The vision for River in the City is to create new ways of 'being church' for people who work, relax and live in Liverpool City Centre. Pioneer minister Keith Hitchman envisages a growing network of small communities in workplaces, cafes, and many other areas.
Liverpool ONE is one of the biggest shopping centres in the country. Its 42 acres includes 160 shops, more than 20 bars and restaurants, a 14-screen cinema and a park. It is the largest city centre regeneration project in Europe.
River in the City will seek to serve those who visit, work and live in this development but it will also be there for anyone in and around the Liverpool city centre. The slogan for Liverpool ONE is 'Love the City'; the aim of River in the City is to follow Jesus' lead and to love the city in his name, demonstrating that love in useful and practical ways.
The Diocese of Liverpool is looking at a model of church that doesn't involve a large number of people coming together in one place but sees groups being established around a common interest – whatever that interest may be. In a world of choice and change, people form groups with others who share the same interests and views on life. It is through these groups that they discuss and ask the big questions and I want to help people to do that.

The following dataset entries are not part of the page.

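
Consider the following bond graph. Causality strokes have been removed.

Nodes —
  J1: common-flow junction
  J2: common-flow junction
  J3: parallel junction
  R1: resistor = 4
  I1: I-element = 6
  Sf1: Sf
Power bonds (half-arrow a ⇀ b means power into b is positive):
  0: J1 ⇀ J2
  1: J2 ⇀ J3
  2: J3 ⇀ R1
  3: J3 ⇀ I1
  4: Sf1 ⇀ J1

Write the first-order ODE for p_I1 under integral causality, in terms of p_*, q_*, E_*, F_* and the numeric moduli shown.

b4 |Sf1  (Sf1: flow source, stroke at near end)
b0 |J1  (common-f at J1 fixed by 4)
b1 |J2  (common-f at J2 fixed by 0)
b3 |I1  (I1: I, integral causality)
b2 |J3  (closing 0-jn rule on J3)

dp_I1/dt = 4*F_Sf1 - 2*p_I1/3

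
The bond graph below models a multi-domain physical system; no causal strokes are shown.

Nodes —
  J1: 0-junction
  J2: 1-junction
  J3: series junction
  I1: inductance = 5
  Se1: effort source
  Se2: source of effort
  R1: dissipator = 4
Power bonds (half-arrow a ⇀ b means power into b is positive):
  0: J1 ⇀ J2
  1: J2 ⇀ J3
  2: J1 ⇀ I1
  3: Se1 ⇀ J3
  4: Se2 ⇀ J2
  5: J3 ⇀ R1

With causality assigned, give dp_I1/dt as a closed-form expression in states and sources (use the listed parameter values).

dp_I1/dt = -E_Se1 - E_Se2 - 4*p_I1/5

b3 →J3  (Se1: effort source, stroke at far end)
b4 →J2  (Se2 fixes effort; stroke away)
b2 →I1  (prefer integral on I1)
b0 →J1  (J1: last free bond brings effort in)
b1 →J2  (common-f at J2 fixed by 0)
b5 →J3  (common-f at J3 fixed by 1)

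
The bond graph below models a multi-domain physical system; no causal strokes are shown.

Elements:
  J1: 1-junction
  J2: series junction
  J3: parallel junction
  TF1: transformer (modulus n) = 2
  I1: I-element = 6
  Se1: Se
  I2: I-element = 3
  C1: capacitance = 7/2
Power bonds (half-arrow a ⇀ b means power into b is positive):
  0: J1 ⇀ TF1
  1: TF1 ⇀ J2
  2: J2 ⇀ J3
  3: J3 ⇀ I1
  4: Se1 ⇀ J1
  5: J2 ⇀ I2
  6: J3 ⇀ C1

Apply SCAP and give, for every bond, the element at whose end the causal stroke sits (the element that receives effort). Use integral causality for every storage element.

b0 stroke at TF1
b1 stroke at J2
b2 stroke at J2
b3 stroke at I1
b4 stroke at J1
b5 stroke at I2
b6 stroke at J3

b4 stroke→J1  (Se1: effort source, stroke at far end)
b0 stroke→TF1  (closing 1-jn rule on J1)
b1 stroke→J2  (TF1 one-in-one-out from 0)
b3 stroke→I1  (I1 integral (f out))
b5 stroke→I2  (I2 integral (f out))
b2 stroke→J2  (J2: bond 5 brought flow, rest push out)
b6 stroke→J3  (closing 0-jn rule on J3)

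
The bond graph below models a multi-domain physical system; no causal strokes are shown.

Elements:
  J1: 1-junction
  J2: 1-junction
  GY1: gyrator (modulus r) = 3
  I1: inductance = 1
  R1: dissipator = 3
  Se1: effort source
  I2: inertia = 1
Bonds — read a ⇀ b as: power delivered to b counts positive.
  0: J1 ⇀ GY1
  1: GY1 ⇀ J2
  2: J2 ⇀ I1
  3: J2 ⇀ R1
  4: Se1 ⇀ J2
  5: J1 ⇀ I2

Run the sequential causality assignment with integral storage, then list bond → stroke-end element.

bond 0 |J1
bond 1 |J2
bond 2 |I1
bond 3 |J2
bond 4 |J2
bond 5 |I2

b4 stroke→J2  (source Se1 imposes e)
b2 stroke→I1  (prefer integral on I1)
b1 stroke→J2  (common-f at J2 fixed by 2)
b3 stroke→J2  (1-jn J2 has f-setter on 2)
b0 stroke→J1  (GY GY1: same side as bond 1)
b5 stroke→I2  (J1: last free bond brings flow in)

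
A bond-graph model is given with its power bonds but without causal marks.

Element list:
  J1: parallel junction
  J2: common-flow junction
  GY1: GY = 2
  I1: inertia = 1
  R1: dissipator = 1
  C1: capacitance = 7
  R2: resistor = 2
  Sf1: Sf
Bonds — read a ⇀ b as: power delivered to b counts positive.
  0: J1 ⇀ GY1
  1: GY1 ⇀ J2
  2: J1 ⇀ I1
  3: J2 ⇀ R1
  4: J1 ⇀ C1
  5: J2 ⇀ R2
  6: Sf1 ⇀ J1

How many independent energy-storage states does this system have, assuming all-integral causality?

2  (C1, I1 all integral)

#6 stroke at Sf1  (Sf1 (Sf) sets flow on bond)
#2 stroke at I1  (I1 outputs flow p/I1)
#4 stroke at J1  (C1: C, integral causality)
#0 stroke at GY1  (J1 effort already set via bond 4)
#1 stroke at GY1  (GY GY1: same side as bond 0)
#3 stroke at J2  (1-jn J2 has f-setter on 1)
#5 stroke at J2  (J2: bond 1 brought flow, rest push out)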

This is about taking church out of the church building and into the workplace environment. It's about growing faith where life happens and life happens in the workplace and places like the city centre.

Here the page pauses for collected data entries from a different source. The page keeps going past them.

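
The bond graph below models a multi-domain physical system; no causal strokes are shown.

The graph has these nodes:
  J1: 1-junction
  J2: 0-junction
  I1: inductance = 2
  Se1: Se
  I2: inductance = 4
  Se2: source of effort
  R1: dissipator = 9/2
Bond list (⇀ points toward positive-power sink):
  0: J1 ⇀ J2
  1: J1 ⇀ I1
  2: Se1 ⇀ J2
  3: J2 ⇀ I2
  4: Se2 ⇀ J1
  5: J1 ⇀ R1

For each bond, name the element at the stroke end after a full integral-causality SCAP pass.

β2 →J2  (source Se1 imposes e)
β4 →J1  (source Se2 imposes e)
β0 →J1  (common-e at J2 fixed by 2)
β3 →I2  (J2 effort already set via bond 2)
β1 →I1  (prefer integral on I1)
β5 →J1  (J1: bond 1 brought flow, rest push out)

b0 |J1
b1 |I1
b2 |J2
b3 |I2
b4 |J1
b5 |J1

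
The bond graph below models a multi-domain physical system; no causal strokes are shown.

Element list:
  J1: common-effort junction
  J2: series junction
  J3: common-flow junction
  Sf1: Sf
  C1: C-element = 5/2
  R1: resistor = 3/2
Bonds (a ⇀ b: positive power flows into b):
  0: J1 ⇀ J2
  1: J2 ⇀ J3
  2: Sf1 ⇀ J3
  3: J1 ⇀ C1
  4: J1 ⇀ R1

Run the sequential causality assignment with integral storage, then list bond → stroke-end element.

β2 |Sf1  (Sf1: flow source, stroke at near end)
β1 |J3  (J3: bond 2 brought flow, rest push out)
β0 |J2  (1-jn J2 has f-setter on 1)
β3 |J1  (C1 outputs effort q/C1)
β4 |R1  (J1: bond 3 brought effort, rest push out)

b0 stroke→J2
b1 stroke→J3
b2 stroke→Sf1
b3 stroke→J1
b4 stroke→R1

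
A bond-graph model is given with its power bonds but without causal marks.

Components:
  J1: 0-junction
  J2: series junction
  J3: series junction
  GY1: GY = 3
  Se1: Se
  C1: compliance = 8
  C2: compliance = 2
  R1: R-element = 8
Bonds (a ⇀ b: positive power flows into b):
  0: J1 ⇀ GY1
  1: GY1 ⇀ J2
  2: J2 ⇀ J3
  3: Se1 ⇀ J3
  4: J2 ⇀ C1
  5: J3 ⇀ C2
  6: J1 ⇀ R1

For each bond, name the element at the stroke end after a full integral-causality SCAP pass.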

It's interesting how people see my work. Someone recently described me as 'the travelling vicar.' In a sense I suppose that's what I am! Other things are also important here. I have already been asked the key question of what football team I support. My son has chosen Liverpool because I don't think we'll survive without supporting a team from the city but I'm going to stick with my own favourites, West Ham. That means I don't have to be a 'Blue' (Everton) or a 'Red' (Liverpool). Anyway if you add the blue and the red together you'd probably get the claret colour of The Hammers!
Culture is changing so rapidly that, for me, fresh expressions is not an add-on. It is vital. We're mapping out the way the Church will look over the next 200 years and that's exciting, but it’s also disturbing for people I think. The line that comes to me is from the book of Acts, 'these people are disturbing our city'.
Supportive bishops, deacons and those in leadership in the Diocese mean there is a growing understanding of what it means to do church in new ways and be church in new ways for a new time. I love the fact that there is a strategy for pioneer ministry here and the imagery of Lake and River – with the river of fresh expressions flowing into the lake of the inherited models of church. There's something very holistic about that.